The share price of Kalpataru Power has seen a stupendous, multifold rally since CY13. The stock recorded an all-time high of Rs 535 in January 2018. Since then, it has undergone a healthy corrective phase in the last 14 weeks.

It saw a base formation around the key value area of Rs 400-420. Structurally, the entire up move since November 2016 till date has occurred in a well-defined rising channel. It highlights a robust up move amid persistent demand to own the stock at elevated levels.

The stock recently witnessed a rebound from the support area and has registered a breakout above the trendline joining previous highs signalling a reversal of the secondary corrective phase and resumption of a fresh up move.

Thus, it provides a fresh entry opportunity for the medium term.

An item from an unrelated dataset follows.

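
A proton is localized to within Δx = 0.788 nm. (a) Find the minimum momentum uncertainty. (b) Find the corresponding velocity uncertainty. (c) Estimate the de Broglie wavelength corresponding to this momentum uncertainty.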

Among oscillators, the weekly 14 period’s RSI is seen taking support near its previous low, thus supporting the positive bias in the stock in the medium term.

Based on the above technical observation we expect the stock to head higher towards Rs 570 in the medium term as it is the 123.6 percent external retracement of the entire previous decline (Rs 535 to Rs 400), which also coincides with the higher band of the rising channel around Rs 570.

Visaka Industries: Buy | CMP: Rs 765 | Target: Rs 875: Stop loss: Rs 720 | Return 14% | Time frame: 1 month

The share price of Visaka Industries has been trading in an upward sloping channel formation signalling strong demand at elevated levels

Over past three months, the stock found support from 200 DMA on multiple occasions, indicating buying demand near key value area of 200 DMA highlighting a structural positive bias in the stock.

While intermediate support remains at Rs 720 being the recent consolidation breakout level and the trendline support joining previous lows.

Among oscillators, MACD indicator continues to inch upward, indicating positive momentum

We believe the stock is likely to head higher in the near-term towards Rs 875 as it is the higher band of the rising channel containing the recent up move since February 2018.

Disclaimer: The author is Head Technical, AVP at ICICI Direct.com Research. The views and investment tips expressed by investment experts on Moneycontrol.com are his own and not that of the website or its management. Moneycontrol.com advises users to check with certified experts before taking any investment decisions.